Escuchaba el fragor en el cielo, como lamentos, lastimeros y profundos pero la lluvia no cesaba, esta tomaba cada vez más fuerza hasta ahogar mis propios pensamientos en el constante retumbar de las gotas contra el techo. Parecía que en cualquier momento estas se filtrarían en mi hogar pero eso no sucedía, trate de serenarme y seguir leyendo pero entonces las pocas luces que iluminaban mi hogar se pagaron de repente hasta quedar en una oscuridad inescrutable y audible.
No me moví, me quede ahí recostada, solo cerré aquel libro tratando de recordar la última página que había leído antes de la inusitada tormenta. Ahora las únicas luces que podía contemplar eran las mismas que el cielo creaba con cada ruido que atormentaban mis oídos. Aquel sonido lograba que mi corazón latiera más rápido de lo normal, trastornaba mis sentidos y afloraba miedos escondidos.
No lograba ver nada, pero miraba a todos lados como si lo hiciera, mi respiración era un poco agitada, trate de serenarme un poco más y pensar con claridad. Trate de distraerme un poco, así que aun contra mis deseos, cerré mis ojos por un instante y respire profundamente, escuchando cada sonido que me rodeaba, podía escuchar el motor de los coches a lo lejos acercándose rápidamente por la calle, el sonar de las llantas con la lluvia hasta desaparecer en una esquina, el constante repiqueteo de los gotas contra las hojas de los árboles en los jardines, y también las pisadas de almas andantes apresurándose para refugiarse en la seguridad de un hogar, y entonces me di cuenta de que mi respiración volvía a ser normal y mis latidos eran rítmicos como el aleteo de un ave. No estaba sola.

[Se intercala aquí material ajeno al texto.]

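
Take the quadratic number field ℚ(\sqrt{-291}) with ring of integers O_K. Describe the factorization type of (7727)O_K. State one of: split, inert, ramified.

Since -291 ≡ 1 mod 4, the ring of integers is ℤ[(1+√-291)/2] with discriminant -291.
7727 ∤ -291, so 7727 is unramified.
Compute (-291/7727) via Euler: 7436^((7727-1)/2) mod 7727 = 7726, so (-291/7727) = -1.
d is a non-residue mod p, hence 7727 remains inert in O_K.

p is inert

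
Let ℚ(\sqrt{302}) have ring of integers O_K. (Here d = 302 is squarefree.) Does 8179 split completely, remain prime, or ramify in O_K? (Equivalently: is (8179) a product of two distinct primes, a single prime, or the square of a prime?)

d = 302 ≡ 2 (mod 4), so O_K = ℤ[√302] and disc(K) = 4d = 1208.
disc(K) = 1208 is not divisible by 8179; 8179 is unramified.
Compute (302/8179) via Euler: 302^((8179-1)/2) mod 8179 = 1, so (302/8179) = 1.
d is a quadratic residue mod p, hence 8179 splits in O_K.

8179 splits in O_K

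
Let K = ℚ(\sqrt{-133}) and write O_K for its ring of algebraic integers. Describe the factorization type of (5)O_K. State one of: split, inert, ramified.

5 remains inert

d = -133 ≡ 3 (mod 4), so O_K = ℤ[√-133] and disc(K) = 4d = -532.
Since gcd(5, -532) = 1 the prime 5 does not ramify.
Legendre symbol by Euler's criterion: (-133/5) ≡ (-133)^2 ≡ 4 (mod 5), i.e. (-133/5) = -1.
d is a non-residue mod p, hence 5 remains inert in O_K.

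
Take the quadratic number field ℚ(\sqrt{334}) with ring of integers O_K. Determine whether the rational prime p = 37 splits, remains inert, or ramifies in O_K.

334 mod 4 = 2, hence disc K = 4·334 = 1336 and O_K = ℤ[√334].
Since gcd(37, 1336) = 1 the prime 37 does not ramify.
Euler's criterion: 334^18 mod 37 = 1. Thus (334|37) = 1.
Legendre symbol 1 ⇒ 37 is split.

split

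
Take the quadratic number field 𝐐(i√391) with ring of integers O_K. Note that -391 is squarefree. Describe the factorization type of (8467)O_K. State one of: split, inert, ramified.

Since -391 ≡ 1 mod 4, the ring of integers is ℤ[(1+√-391)/2] with discriminant -391.
8467 ∤ -391, so 8467 is unramified.
Legendre symbol by Euler's criterion: (-391/8467) ≡ (-391)^4233 ≡ 1 (mod 8467), i.e. (-391/8467) = 1.
Legendre symbol 1 ⇒ 8467 is split.

split — (8467) = 𝔭₁𝔭₂ with 𝔭₁ ≠ 𝔭₂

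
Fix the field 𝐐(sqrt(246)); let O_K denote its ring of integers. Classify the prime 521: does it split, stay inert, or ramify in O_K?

d = 246 ≡ 2 (mod 4), so O_K = ℤ[√246] and disc(K) = 4d = 984.
521 ∤ 984, so 521 is unramified.
(246/521) = 246^260 mod 521 = 1, giving Legendre symbol 1.
d is a quadratic residue mod p, hence 521 splits in O_K.

p splits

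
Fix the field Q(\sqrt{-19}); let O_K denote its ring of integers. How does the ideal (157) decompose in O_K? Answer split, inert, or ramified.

Since -19 ≡ 1 mod 4, the ring of integers is ℤ[(1+√-19)/2] with discriminant -19.
157 ∤ -19, so 157 is unramified.
Legendre symbol by Euler's criterion: (-19/157) ≡ (-19)^78 ≡ 1 (mod 157), i.e. (-19/157) = 1.
(-19/157) = 1, so 157 splits.

splits completely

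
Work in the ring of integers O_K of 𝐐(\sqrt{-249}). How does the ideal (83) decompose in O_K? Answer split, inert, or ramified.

ramifies in O_K

Since -249 ≢ 1 mod 4, the ring of integers is ℤ[√-249] with discriminant 4·(-249) = -996.
disc(K) = -996 = 83·(-12), so p = 83 is ramified.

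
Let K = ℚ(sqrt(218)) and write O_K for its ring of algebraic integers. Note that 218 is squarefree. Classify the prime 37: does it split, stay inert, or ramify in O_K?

d = 218 ≡ 2 (mod 4), so O_K = ℤ[√218] and disc(K) = 4d = 872.
disc(K) = 872 is not divisible by 37; 37 is unramified.
Legendre symbol by Euler's criterion: (218/37) ≡ 218^18 ≡ 1 (mod 37), i.e. (218/37) = 1.
Legendre symbol 1 ⇒ 37 is split.

37 splits in O_K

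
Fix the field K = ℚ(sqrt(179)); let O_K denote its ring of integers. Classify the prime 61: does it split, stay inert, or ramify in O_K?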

Abrí mis ojos nuevamente, esta vez el miedo a nada se había disipado tan rápido como había aparecido, relaje mi cuerpo y recosté mi cabeza sobre el brazo del sofá, suspiré y bostecé largamente, ahora me hallaba en un estado de somnolencia que parecía durar una eternidad pero este fue interrumpido por la repentina luz artificial que iluminaba aquel rincón en el que me hallaba. Me senté en aquellos suaves cojines de terciopelo y coloque el libro sobre la mesa, ahora recordaba perfectamente aquel último fragmento, aquella página, pero no retome la lectura para mi solaz, me quede contemplándolo por un  momento y recordé el dulce olor del chocolate caliente. Tome la taza entre mis manos, dejando que su calor invadiera mi cuerpo y lo sorbí lentamente hasta dejar pequeños trozos de lo que fuera una barra de chocolate. Deposité aquella taza ahora vacía junto a mi libro, trate de acomodarme nuevamente en el sofá y entonces apague la luz, sumiéndome en una completa oscuridad y en un mundo de sueños. Ya no tenía miedo.